Cover crops such as rye, vetch, or clover help prevent soil erosion, break up compacted areas and increase levels of organic matter in your garden. They also add nutrients. Planting clover or field peas, for example, can increase the levels of available nitrogen for garden vegetables. While a general rule is to plant cover crops around one month before your first heavy frost, some cover crops are more vigorous than others. Consult your local nursery or seed provider to figure out the best fall cover crop for your region.

Prune perennials

Early winter is a good time to trim perennial garden plants—just be sure to choose the right ones. Focus your pruning efforts on herbs like rosemary, thyme, sage, and vegetables like asparagus and rhubarb.

Consider compost

Using this rich material on the top of your garden bed will nourish your soil and jumpstart growth come springtime. Also, cleaning out finished compost means making way for another batch, which can insulate your garden against winter’s cold weather. Build your compost pile with plenty of autumn leaves, straw, or sawdust layered with kitchen scraps and other active green matter.

Replenish mulch

Mulching in winter has many benefits, including reducing water loss, protecting against soil erosion, and inhibiting weeds. As the soil transitions to colder weather, the freezing and thawing of the earth may adversely affect garden plants. Adding a dense layer of mulch to the soil's surface helps regulate soil temperatures and moisture. A thick layer of mulch around root vegetables left in the garden for a winter harvest can also protect against hard frosts and prolong your crop. As the mulch breaks down it delivers organic material into your soil.

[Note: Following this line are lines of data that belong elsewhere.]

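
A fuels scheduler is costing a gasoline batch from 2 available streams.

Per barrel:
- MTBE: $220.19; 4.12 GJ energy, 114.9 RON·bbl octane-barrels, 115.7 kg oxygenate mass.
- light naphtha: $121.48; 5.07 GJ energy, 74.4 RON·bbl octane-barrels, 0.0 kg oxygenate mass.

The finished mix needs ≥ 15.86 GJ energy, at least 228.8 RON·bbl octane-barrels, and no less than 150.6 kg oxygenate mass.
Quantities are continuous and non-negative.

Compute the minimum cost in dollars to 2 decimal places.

Let x1 = barrels of MTBE, x2 = barrels of light naphtha.
Minimize 220.19x1 + 121.48x2 s.t.:
  4.12x1 + 5.07x2 ≥ 15.86   (energy)
  114.9x1 + 74.4x2 ≥ 228.8   (octane-barrels)
  115.7x1 ≥ 150.6   (oxygenate mass)
  x1, x2 ≥ 0.
Both inputs are positive at the optimum. The energy and oxygenate mass requirements are met with equality.
That vertex is x1 = 1.30164, x2 = 2.07046.
Total cost: 220.19·1.30164 + 121.48·2.07046 = 538.1276.

$538.13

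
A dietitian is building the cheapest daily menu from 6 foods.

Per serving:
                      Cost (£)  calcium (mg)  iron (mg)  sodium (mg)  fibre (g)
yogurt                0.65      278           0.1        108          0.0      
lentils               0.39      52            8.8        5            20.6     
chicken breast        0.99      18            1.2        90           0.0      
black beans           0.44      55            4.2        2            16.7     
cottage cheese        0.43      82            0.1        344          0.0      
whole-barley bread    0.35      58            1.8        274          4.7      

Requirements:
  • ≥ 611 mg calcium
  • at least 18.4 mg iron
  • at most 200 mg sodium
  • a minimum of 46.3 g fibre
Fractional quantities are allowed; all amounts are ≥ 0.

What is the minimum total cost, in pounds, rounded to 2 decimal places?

£2.07

Let x1 = servings of yogurt, x2 = servings of lentils, x3 = servings of chicken breast, x4 = servings of black beans, x5 = servings of cottage cheese, x6 = servings of whole-barley bread.
Minimise 0.65x1 + 0.39x2 + 0.99x3 + 0.44x4 + 0.43x5 + 0.35x6 s.t.:
  278x1 + 52x2 + 18x3 + 55x4 + 82x5 + 58x6 ≥ 611   (calcium)
  0.1x1 + 8.8x2 + 1.2x3 + 4.2x4 + 0.1x5 + 1.8x6 ≥ 18.4   (iron)
  108x1 + 5x2 + 90x3 + 2x4 + 344x5 + 274x6 ≤ 200   (sodium)
  20.6x2 + 16.7x4 + 4.7x6 ≥ 46.3   (fibre)
  x1, x2, x3, x4, x5, x6 ≥ 0.
The minimum-cost mix takes nothing from chicken breast, cottage cheese, whole-barley bread — only yogurt, lentils, black beans. There the calcium, sodium, fibre constraints are tight.
Solving gives x1 = 1.756, x2 = 1.879, x4 = 0.4544.
Hence cost = 0.65·1.756 + 0.39·1.879 + 0.44·0.4544 = £2.0741.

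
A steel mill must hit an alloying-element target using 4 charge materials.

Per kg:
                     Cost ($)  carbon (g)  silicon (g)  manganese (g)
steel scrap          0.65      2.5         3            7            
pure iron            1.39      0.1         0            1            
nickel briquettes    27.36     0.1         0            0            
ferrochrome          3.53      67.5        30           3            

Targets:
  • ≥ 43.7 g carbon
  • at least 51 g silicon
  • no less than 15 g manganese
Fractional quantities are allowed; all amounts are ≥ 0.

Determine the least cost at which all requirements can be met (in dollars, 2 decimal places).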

Review this year’s harvest and prepare for the next growing season

Now’s the time to reconsider under-performing plants and find out if something better exists. If your plants are performing well, consider extending your harvest by adding varieties that ripen earlier or later in the season. When considering vegetable performance, take good notes about what worked and what didn’t. Making a list of lessons learned now will give you insight on what to do differently next year.

A well cared for garden will perform much better year round. Taking a few extra steps in preparation for winter is a great way to keep your spring and summer garden healthy and vibrant. Putting in the work now could mean even more helpings of blueberry cobbler and savory summer skillets when the sun is smiling down in a few months.